Some 60,000 people had gathered in St Peter’s Square in Manchester to demand reform of Parliamentary representation. Fewer than 2% of the population at that time had the vote.(1)
An estimated 18 people would lose their lives and more than 650 were injured.
There was considerable public sympathy for the plight of the protesters. The Times newspaper printed a shocking account of the day, causing widespread outrage which briefly united advocates of a more limited reform with the radical supporters of universal suffrage. A huge petition with 20 pages of signatures was raised, stating the petitioners’ belief that, whatever their opinions on the cause of reform, the meeting on 16 August had been peaceful until the arrival of the soldiers.(2)
The poet Percy Bysshe Shelley, on hearing news of the massacre while in Italy, called for an immediate response.
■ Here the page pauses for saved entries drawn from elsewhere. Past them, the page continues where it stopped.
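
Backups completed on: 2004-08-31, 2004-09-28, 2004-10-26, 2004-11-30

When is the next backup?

Every date is a Tuesday; gaps 28, 28, 35 days.
Each is the last Tuesday of its month (at least one falls on the 29th or later, ruling out '4th Tuesday').
December 2004 ends with Tuesday 2004-12-28.

2004-12-28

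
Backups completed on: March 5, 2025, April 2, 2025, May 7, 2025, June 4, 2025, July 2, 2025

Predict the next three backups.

These are Wednesdays at 28- or 35-day spacing (28, 35, 28, 28).
The pattern: 1st Wednesday of the month.
1st Wednesday of August 2025: August 6, 2025.
September 2025 — 1st Wednesday is September 3, 2025.
October 2025 — 1st Wednesday is October 1, 2025.

August 6, 2025; September 3, 2025; October 1, 2025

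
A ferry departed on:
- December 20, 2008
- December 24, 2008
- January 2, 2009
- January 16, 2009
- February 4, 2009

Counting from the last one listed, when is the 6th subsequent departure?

September 11, 2009

Intervals are 4, 9, 14, 19 days — an arithmetic progression with common difference 5.
Next gap: 24 days. February 4, 2009 + 24 days = February 28, 2009.
Next gap: 29 days. February 28, 2009 + 29 days = March 29, 2009.
Next gap: 34 days. March 29, 2009 + 34 days = May 2, 2009.
Next gap: 39 days. May 2, 2009 + 39 days = June 10, 2009.
Next gap: 44 days. June 10, 2009 + 44 days = July 24, 2009.
Next gap: 49 days. July 24, 2009 + 49 days = September 11, 2009.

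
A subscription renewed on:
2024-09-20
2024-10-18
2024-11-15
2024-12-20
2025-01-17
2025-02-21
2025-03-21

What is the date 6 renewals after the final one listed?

2025-09-19

These are Fridays at 28- or 35-day spacing (28, 28, 35, 28, 35, 28).
The pattern: 3rd Friday of the month.
April 2025 — 3rd Friday is 2025-04-18.
May 2025 — 3rd Friday is 2025-05-16.
June 2025 — 3rd Friday is 2025-06-20.
July 2025 — 3rd Friday is 2025-07-18.
August 2025 — 3rd Friday is 2025-08-15.
3rd Friday of September 2025: 2025-09-19.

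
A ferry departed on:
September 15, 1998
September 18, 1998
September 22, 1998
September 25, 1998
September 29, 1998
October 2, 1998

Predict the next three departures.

The gap pattern 3, 4, 3, 4, 3 repeats every 2 events.
These are the Tuesdays and Fridays of each week.
Next Tuesday: October 6, 1998.
Next Friday: October 9, 1998.
Next Tuesday: October 13, 1998.

October 6, 1998; October 9, 1998; October 13, 1998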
His poem ‘The Masque of Anarchy’, encourages reformers to ‘Rise like lions after slumber, in unvanquishable number’ (stanza 38).
Peterloo remains a key moment in the history of the suffrage movement, less for the initial success of the meeting than for the way it allowed the reformers to gain the moral high ground. It was increasingly obvious that the government could only counter dissent with repression, while the chorus of angry voices only rose following outrages such as Peterloo.